John C. McManus reviewed Robert E. Humphrey’s book, “Once Upon a Time in War: The 99th Infantry Division in World War II,” for the Journal of Military History.
The 99th Infantry Division traveled a long and bloody road in World War II. Comprised of an interesting mix of men from hardscrabble and well-educated backgrounds, the unit entered the front line in the Ardennes a month before the Battle of the Bulge. Nicknamed “Battle Babies” by their division commander, the soldiers of this unit held the northern shoulder of the Bulge at Elsenborn Ridge. Later in the war, they were among the first American soldiers across the Remagen Bridge. They played a significant part in closing the Ruhr Pocket and they subsequently advanced deep into Germany, finishing up their war on the Danube River.

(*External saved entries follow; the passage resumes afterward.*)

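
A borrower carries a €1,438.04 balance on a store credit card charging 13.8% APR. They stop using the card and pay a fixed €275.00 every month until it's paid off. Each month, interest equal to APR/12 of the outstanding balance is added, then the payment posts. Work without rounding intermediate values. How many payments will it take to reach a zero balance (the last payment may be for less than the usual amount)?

6 months

Monthly rate r = 13.8%/12 = 1.15% = 0.0115.
Recurrence: B ← B·(1+r) − €275.00.
Month 1: interest €16.54; balance after payment €1,179.58.
Month 2: interest €13.57; balance after payment €918.14.
Month 3: interest €10.56; balance after payment €653.70.
Month 4: interest €7.52; balance after payment €386.22.
Month 5: interest €4.44; balance after payment €115.66.
Month 6: interest €1.33; balance after payment €0.00.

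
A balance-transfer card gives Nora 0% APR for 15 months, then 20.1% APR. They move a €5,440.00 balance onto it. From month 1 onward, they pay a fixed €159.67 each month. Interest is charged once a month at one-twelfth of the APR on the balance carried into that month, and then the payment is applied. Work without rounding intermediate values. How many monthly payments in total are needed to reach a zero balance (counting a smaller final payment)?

39 payments

Promo months 1–15 at r₀ = 0%/12 = 0; months 16+ at r₁ = 20.1%/12 = 0.01675.
After month 15 (no interest yet): B = €5,440.00 − 15·€159.67 = €3,044.95.
Then at r₁ with €159.67/mo: n₂ = −ln(1 − r₁·B/P)/ln(1+r₁) ≈ 23.17 → 24 more payments.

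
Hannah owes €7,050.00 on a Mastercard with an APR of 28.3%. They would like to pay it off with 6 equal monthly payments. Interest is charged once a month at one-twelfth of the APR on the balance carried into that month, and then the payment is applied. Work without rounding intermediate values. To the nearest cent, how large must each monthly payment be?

Monthly rate r = 28.3%/12 = 2.35833% = 0.0235833.
Level-payment amortization: P = B₀·r / (1 − (1+r)^(−n)) = 7050.00·0.0235833 / (1 − 1.02358^(−6)).
Denominator 1 − (1+r)^(−6) = 0.130517661.
P = 166.263 / 0.130517661 ≈ 1273.87.

€1,273.87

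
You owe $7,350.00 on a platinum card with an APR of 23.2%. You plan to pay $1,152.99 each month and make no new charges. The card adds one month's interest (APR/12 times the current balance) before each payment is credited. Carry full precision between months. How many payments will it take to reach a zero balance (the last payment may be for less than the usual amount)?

7 months

Monthly rate r = 23.2%/12 = 1.93333% = 0.0193333.
Recurrence: B ← B·(1+r) − $1,152.99.
Month 1: interest $142.10; balance after payment $6,339.11.
Month 2: interest $122.56; balance after payment $5,308.68.
Closed form: n = −ln(1 − rB₀/P)/ln(1+r) = −ln(0.87676)/ln(1.01933) ≈ 6.869, so the balance reaches zero during payment 7.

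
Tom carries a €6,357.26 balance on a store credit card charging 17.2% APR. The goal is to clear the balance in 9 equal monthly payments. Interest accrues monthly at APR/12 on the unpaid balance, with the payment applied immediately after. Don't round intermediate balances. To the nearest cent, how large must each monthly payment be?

Monthly rate r = 17.2%/12 = 1.43333% = 0.0143333.
Level-payment amortization: P = B₀·r / (1 − (1+r)^(−n)) = 6357.26·0.0143333 / (1 − 1.01433^(−9)).
Denominator 1 − (1+r)^(−9) = 0.120220737.
P = 91.1207 / 0.120220737 ≈ 757.95.

€757.95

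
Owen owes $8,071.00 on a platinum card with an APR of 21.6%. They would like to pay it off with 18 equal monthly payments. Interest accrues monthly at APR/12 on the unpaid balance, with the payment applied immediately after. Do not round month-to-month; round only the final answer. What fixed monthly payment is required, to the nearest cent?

$528.93

Monthly rate r = 21.6%/12 = 1.8% = 0.018.
Level-payment amortization: P = B₀·r / (1 − (1+r)^(−n)) = 8071.00·0.018 / (1 − 1.018^(−18)).
Denominator 1 − (1+r)^(−18) = 0.274662726.
P = 145.278 / 0.274662726 ≈ 528.93.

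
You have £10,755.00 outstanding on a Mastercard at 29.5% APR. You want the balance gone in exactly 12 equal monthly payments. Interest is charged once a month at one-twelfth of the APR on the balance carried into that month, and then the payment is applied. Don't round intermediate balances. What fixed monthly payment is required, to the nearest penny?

Monthly rate r = 29.5%/12 = 2.45833% = 0.0245833.
Level-payment amortization: P = B₀·r / (1 − (1+r)^(−n)) = 10755.00·0.0245833 / (1 − 1.02458^(−12)).
Denominator 1 − (1+r)^(−12) = 0.252807411.
P = 264.394 / 0.252807411 ≈ 1045.83.

£1,045.83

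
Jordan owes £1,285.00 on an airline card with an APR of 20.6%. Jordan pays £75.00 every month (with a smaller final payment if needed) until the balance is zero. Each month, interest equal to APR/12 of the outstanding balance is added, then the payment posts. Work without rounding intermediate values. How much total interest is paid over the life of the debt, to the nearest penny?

£249.94

Monthly rate r = 20.6%/12 = 1.71667% = 0.0171667.
Payoff takes n = ⌈−ln(1 − rB₀/P)/ln(1+r)⌉ = ⌈20.464⌉ = 21 payments; the last is £34.94.
Total paid = 20·£75.00 + £34.94 = £1,534.94.
Total interest = total paid − principal = £1,534.94 − £1,285.00 = £249.94.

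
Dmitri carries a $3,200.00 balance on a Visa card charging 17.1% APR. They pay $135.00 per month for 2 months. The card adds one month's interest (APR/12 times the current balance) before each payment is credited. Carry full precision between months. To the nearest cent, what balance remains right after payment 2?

$3,019.93

Monthly rate r = 17.1%/12 = 1.425% = 0.01425.
Each month: B ← B·(1+r) − $135.00.
Month 1: interest $45.60; balance after payment $3,110.60.
Month 2: interest $44.33; balance after payment $3,019.93.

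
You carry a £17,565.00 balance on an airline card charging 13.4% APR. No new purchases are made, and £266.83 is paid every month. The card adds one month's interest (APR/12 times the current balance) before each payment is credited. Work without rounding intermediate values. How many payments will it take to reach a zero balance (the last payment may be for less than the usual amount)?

120 payments

Monthly rate r = 13.4%/12 = 1.11667% = 0.0111667.
Recurrence: B ← B·(1+r) − £266.83.
Month 1: interest £196.14; balance after payment £17,494.31.
Month 2: interest £195.35; balance after payment £17,422.84.
Closed form: n = −ln(1 − rB₀/P)/ln(1+r) = −ln(0.26492)/ln(1.01117) ≈ 119.619, so the balance reaches zero during payment 120.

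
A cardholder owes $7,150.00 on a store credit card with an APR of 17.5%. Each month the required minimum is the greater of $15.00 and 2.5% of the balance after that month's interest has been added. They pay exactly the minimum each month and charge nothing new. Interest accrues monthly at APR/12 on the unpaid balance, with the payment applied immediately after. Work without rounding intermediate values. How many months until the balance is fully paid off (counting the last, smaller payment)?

Monthly rate r = 17.5%/12 = 1.45833% = 0.0145833.
While 2.5% of the post-interest balance exceeds $15.00, each month B ← (B·(1+r))·(1 − 0.025), i.e. B shrinks by the factor (1+r)·0.975 = 0.98922.
This holds for months 1–230. Entering month 231 the balance is $590.94; 2.5% of the post-interest balance is now below $15.00, so the flat $15.00 minimum applies from here.
From month 231 a fixed $15.00 at rate r clears $590.94 in 60 more payments. Total: 230 + 60 = 290 months.

290 months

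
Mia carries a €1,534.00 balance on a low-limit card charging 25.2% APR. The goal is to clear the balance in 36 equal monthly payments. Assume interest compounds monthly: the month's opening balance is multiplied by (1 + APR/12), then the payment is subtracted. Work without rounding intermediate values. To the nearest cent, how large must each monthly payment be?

€61.15

Monthly rate r = 25.2%/12 = 2.1% = 0.021.
Level-payment amortization: P = B₀·r / (1 − (1+r)^(−n)) = 1534.00·0.021 / (1 − 1.021^(−36)).
Denominator 1 − (1+r)^(−36) = 0.526768893.
P = 32.214 / 0.526768893 ≈ 61.15.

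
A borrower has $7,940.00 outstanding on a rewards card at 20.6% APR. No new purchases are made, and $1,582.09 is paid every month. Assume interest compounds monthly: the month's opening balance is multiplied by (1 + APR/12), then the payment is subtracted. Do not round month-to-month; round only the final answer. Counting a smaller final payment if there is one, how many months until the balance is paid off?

Monthly rate r = 20.6%/12 = 1.71667% = 0.0171667.
Recurrence: B ← B·(1+r) − $1,582.09.
Month 1: interest $136.30; balance after payment $6,494.21.
Month 2: interest $111.48; balance after payment $5,023.61.
Month 3: interest $86.24; balance after payment $3,527.76.
Month 4: interest $60.56; balance after payment $2,006.23.
Month 5: interest $34.44; balance after payment $458.58.
Month 6: interest $7.87; balance after payment $0.00.

6 months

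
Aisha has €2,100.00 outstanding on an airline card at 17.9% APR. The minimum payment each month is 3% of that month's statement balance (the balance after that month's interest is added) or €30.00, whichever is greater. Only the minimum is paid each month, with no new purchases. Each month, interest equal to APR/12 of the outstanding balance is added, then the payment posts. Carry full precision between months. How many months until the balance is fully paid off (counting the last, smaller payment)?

Monthly rate r = 17.9%/12 = 1.49167% = 0.0149167.
While 3% of the post-interest balance exceeds €30.00, each month B ← (B·(1+r))·(1 − 0.03), i.e. B shrinks by the factor (1+r)·0.97 = 0.98447.
This holds for months 1–49. Entering month 50 the balance is €975.27; 3% of the post-interest balance is now below €30.00, so the flat €30.00 minimum applies from here.
From month 50 a fixed €30.00 at rate r clears €975.27 in 45 more payments. Total: 49 + 45 = 94 months.

94 months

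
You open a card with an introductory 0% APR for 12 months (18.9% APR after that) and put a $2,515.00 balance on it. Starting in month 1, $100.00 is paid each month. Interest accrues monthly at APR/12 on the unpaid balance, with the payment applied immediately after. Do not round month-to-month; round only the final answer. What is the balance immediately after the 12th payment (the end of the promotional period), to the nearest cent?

Promo months 1–12 at r₀ = 0%/12 = 0; months 13+ at r₁ = 18.9%/12 = 0.01575.
After month 12 (no interest yet): B = $2,515.00 − 12·$100.00 = $1,315.00.

$1,315.00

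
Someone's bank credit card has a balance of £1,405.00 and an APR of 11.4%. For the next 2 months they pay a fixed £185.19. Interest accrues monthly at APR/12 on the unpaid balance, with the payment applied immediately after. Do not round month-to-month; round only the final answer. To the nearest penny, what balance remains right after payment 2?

Monthly rate r = 11.4%/12 = 0.95% = 0.0095.
Each month: B ← B·(1+r) − £185.19.
Month 1: interest £13.35; balance after payment £1,233.16.
Month 2: interest £11.71; balance after payment £1,059.68.

£1,059.68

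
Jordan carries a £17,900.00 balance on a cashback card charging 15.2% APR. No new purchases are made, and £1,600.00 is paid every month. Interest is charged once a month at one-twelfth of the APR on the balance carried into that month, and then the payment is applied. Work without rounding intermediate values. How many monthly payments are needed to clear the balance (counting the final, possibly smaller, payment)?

13 months

Monthly rate r = 15.2%/12 = 1.26667% = 0.0126667.
Recurrence: B ← B·(1+r) − £1,600.00.
Month 1: interest £226.73; balance after payment £16,526.73.
Month 2: interest £209.34; balance after payment £15,136.07.
Closed form: n = −ln(1 − rB₀/P)/ln(1+r) = −ln(0.85829)/ln(1.01267) ≈ 12.140, so the balance reaches zero during payment 13.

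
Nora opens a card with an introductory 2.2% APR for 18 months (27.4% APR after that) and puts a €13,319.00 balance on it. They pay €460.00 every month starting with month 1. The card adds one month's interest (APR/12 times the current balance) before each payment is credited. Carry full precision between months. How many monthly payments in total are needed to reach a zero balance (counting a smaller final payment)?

32 payments

Promo months 1–18 at r₀ = 2.2%/12 = 0.00183333; months 19+ at r₁ = 27.4%/12 = 0.0228333.
After month 18: iterate B ← B·(1+r₀) − €460.00 for 18 months → €5,355.14.
Then at r₁ with €460.00/mo: n₂ = −ln(1 − r₁·B/P)/ln(1+r₁) ≈ 13.69 → 14 more payments.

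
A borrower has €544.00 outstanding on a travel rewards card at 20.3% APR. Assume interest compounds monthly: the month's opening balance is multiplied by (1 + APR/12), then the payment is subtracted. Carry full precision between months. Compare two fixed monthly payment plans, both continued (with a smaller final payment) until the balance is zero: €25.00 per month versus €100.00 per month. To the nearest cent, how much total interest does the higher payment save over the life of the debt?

Monthly rate r = 20.3%/12 = 1.69167% = 0.0169167.
At €25.00/mo: n = ⌈−ln(1 − rB₀/P)/ln(1+r)⌉ = 28 payments (last €9.15); total interest = total paid − €544.00 = €140.15.
At €100.00/mo: 6 payments (last €75.65); total interest €31.65.
Interest saved = €140.15 − €31.65 = €108.50.

€108.50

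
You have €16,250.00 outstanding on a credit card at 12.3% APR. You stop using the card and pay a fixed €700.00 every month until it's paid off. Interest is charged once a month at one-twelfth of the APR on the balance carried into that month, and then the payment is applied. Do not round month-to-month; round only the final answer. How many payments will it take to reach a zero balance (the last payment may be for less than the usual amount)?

Monthly rate r = 12.3%/12 = 1.025% = 0.01025.
Recurrence: B ← B·(1+r) − €700.00.
Month 1: interest €166.56; balance after payment €15,716.56.
Month 2: interest €161.09; balance after payment €15,177.66.
Closed form: n = −ln(1 − rB₀/P)/ln(1+r) = −ln(0.76205)/ln(1.01025) ≈ 26.647, so the balance reaches zero during payment 27.

27 months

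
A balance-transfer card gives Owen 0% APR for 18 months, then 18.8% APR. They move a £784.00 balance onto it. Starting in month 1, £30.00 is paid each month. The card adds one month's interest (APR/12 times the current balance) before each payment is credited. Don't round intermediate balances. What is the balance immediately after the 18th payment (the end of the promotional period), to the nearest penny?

Promo months 1–18 at r₀ = 0%/12 = 0; months 19+ at r₁ = 18.8%/12 = 0.0156667.
After month 18 (no interest yet): B = £784.00 − 18·£30.00 = £244.00.

£244.00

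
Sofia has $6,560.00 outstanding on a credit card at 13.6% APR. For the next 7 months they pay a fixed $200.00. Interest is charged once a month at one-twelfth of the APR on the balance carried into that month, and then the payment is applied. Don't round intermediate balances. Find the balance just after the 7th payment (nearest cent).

Monthly rate r = 13.6%/12 = 1.13333% = 0.0113333.
Each month: B ← B·(1+r) − $200.00.
Month 1: interest $74.35; balance after payment $6,434.35.
Month 2: interest $72.92; balance after payment $6,307.27.
Month 3: interest $71.48; balance after payment $6,178.75.
Month 4: interest $70.03; balance after payment $6,048.78.
Month 5: interest $68.55; balance after payment $5,917.33.
Month 6: interest $67.06; balance after payment $5,784.39.
Month 7: interest $65.56; balance after payment $5,649.95.

$5,649.95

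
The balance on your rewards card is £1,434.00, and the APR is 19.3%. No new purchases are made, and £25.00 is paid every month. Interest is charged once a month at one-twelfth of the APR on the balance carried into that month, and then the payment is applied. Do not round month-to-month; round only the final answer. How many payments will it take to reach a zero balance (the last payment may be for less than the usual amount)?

161 months

Monthly rate r = 19.3%/12 = 1.60833% = 0.0160833.
Recurrence: B ← B·(1+r) − £25.00.
Month 1: interest £23.06; balance after payment £1,432.06.
Month 2: interest £23.03; balance after payment £1,430.10.
Closed form: n = −ln(1 − rB₀/P)/ln(1+r) = −ln(0.07746)/ln(1.01608) ≈ 160.322, so the balance reaches zero during payment 161.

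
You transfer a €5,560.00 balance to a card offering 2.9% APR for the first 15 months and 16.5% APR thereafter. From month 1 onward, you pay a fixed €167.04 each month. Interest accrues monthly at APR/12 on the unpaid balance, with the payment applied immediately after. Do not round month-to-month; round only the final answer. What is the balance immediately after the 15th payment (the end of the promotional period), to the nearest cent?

€3,216.56

Promo months 1–15 at r₀ = 2.9%/12 = 0.00241667; months 16+ at r₁ = 16.5%/12 = 0.01375.
After month 15: iterate B ← B·(1+r₀) − €167.04 for 15 months → €3,216.56.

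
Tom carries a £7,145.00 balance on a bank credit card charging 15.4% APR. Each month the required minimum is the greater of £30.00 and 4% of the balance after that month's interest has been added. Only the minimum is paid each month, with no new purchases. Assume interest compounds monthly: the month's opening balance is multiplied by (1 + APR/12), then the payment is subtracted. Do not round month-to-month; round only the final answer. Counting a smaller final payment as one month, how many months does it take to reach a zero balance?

111 months

Monthly rate r = 15.4%/12 = 1.28333% = 0.0128333.
While 4% of the post-interest balance exceeds £30.00, each month B ← (B·(1+r))·(1 − 0.04), i.e. B shrinks by the factor (1+r)·0.96 = 0.97232.
This holds for months 1–81. Entering month 82 the balance is £735.44; 4% of the post-interest balance is now below £30.00, so the flat £30.00 minimum applies from here.
From month 82 a fixed £30.00 at rate r clears £735.44 in 30 more payments. Total: 81 + 30 = 111 months.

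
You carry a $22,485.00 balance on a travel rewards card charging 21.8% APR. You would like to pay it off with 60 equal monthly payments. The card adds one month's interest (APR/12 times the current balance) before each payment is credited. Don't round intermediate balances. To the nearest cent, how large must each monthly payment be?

$618.46

Monthly rate r = 21.8%/12 = 1.81667% = 0.0181667.
Level-payment amortization: P = B₀·r / (1 − (1+r)^(−n)) = 22485.00·0.0181667 / (1 − 1.01817^(−60)).
Denominator 1 − (1+r)^(−60) = 0.660478317.
P = 408.478 / 0.660478317 ≈ 618.46.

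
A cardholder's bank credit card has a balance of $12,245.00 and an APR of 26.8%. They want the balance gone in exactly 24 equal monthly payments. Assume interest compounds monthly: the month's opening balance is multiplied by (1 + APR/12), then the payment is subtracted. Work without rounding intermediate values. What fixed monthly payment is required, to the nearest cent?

Monthly rate r = 26.8%/12 = 2.23333% = 0.0223333.
Level-payment amortization: P = B₀·r / (1 − (1+r)^(−n)) = 12245.00·0.0223333 / (1 − 1.02233^(−24)).
Denominator 1 − (1+r)^(−24) = 0.41145525.
P = 273.472 / 0.41145525 ≈ 664.64.

$664.64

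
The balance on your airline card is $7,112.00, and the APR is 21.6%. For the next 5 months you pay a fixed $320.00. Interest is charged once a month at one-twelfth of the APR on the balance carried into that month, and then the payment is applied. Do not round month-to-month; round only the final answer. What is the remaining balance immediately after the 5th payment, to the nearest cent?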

In this elegantly written, perceptive volume, Robert Humphrey does a superb job of telling the 99th’s story from the average soldier’s perspective. Based on a diverse array of personal interviews, unpublished memoirs, letters, diaries and personal correspondence, the book traces the experiences of the “Battle Babies” from induction and training, through the Battle of the Bulge, the Remagen battle, and the end of the war. Humphrey also sandwiches chapters about life on the front line and the prisoner of war experience into the chronological narrative of the division’s war in Europe. He deftly intersperses moving quotes from veterans’ firsthand accounts with his scholarly analysis. He conveys the exhaustion, fear, and sheer misery that were such a standard part of the infantryman’s world. Indeed, he never shrinks from describing the awful realities of the war and its toll on the men who fought it. Moreover, he does a nice job of illustrating the soldiers’ attitudes about their officers, the war in general, race, and their reasons for fighting. What emerges is a rich portrait of the American citizen soldier in the war – well trained, sardonic in his outlook, determined to do his job, motivated to fight not for any abstract ideas about patriotism or hatred of Nazism, but for his comrades. Humphrey demonstrates a strong understanding of combat soldier culture and mindset. His prose is authoritative and intelligent.
Another interesting wrinkle in the book is Humphrey’s examination of the socioeconomic makeup of the 99th Division. When the unit first deployed to Europe, it was primarily comprised of two groups. The first was a group of ill-educated, but long serving professional soldiers, many of whom hailed from the South, and most of whom were NCOs. The second group consisted of very young men who had been in the Army Specialized Training Program (ASTP) before the Army abolished it in 1944. The ASTP program had afforded many of these 19- and 20-year-olds the opportunity to attend college, if only for a year or two. These soldiers were bright, upwardly mobile, and rather cocky. At first, they had a difficult time meshing with their less educated comrades, many of whom deeply resented the “college boys” in their midst. Predictably, combat broke down these barriers and molded a strong brotherhood among the men, regardless of background.
The only significant shortcoming of the book is that it is based almost entirely on veterans’ recollections. This is no problem in the chapters that cover only the soldier’s experience, but most of the chapters narrate the division’s battle history. The soldier’s accounts bring these battles to life. They are vital sources. But their recollections can sometimes be flawed, especially decades after the fact. As such, Humphrey should have melded these first person remembrances with the 99th Division’s after action reports, diaries, journals and combat interviews, all of which are available in impressive quantity at the National Archives. Without these sources, the book leans a bit more to the side of an oral history rather than an authoritative unit history. Even so, I believe that Once Upon a Time in War will endure for many years as a classic study of the American combat soldier in World War II. Humphrey has made an important contribution to our understanding of the dogface soldier. I only wish there was a volume like this on every division in the World War II U.S. Army.
John C. McManus
Missouri University of Science and Technology
John McManus is wrong. I spent a week pouring over After Action Reports at the National Archives. Except for a single quote from Gen. Lauer, I found nothing of use for my particular study.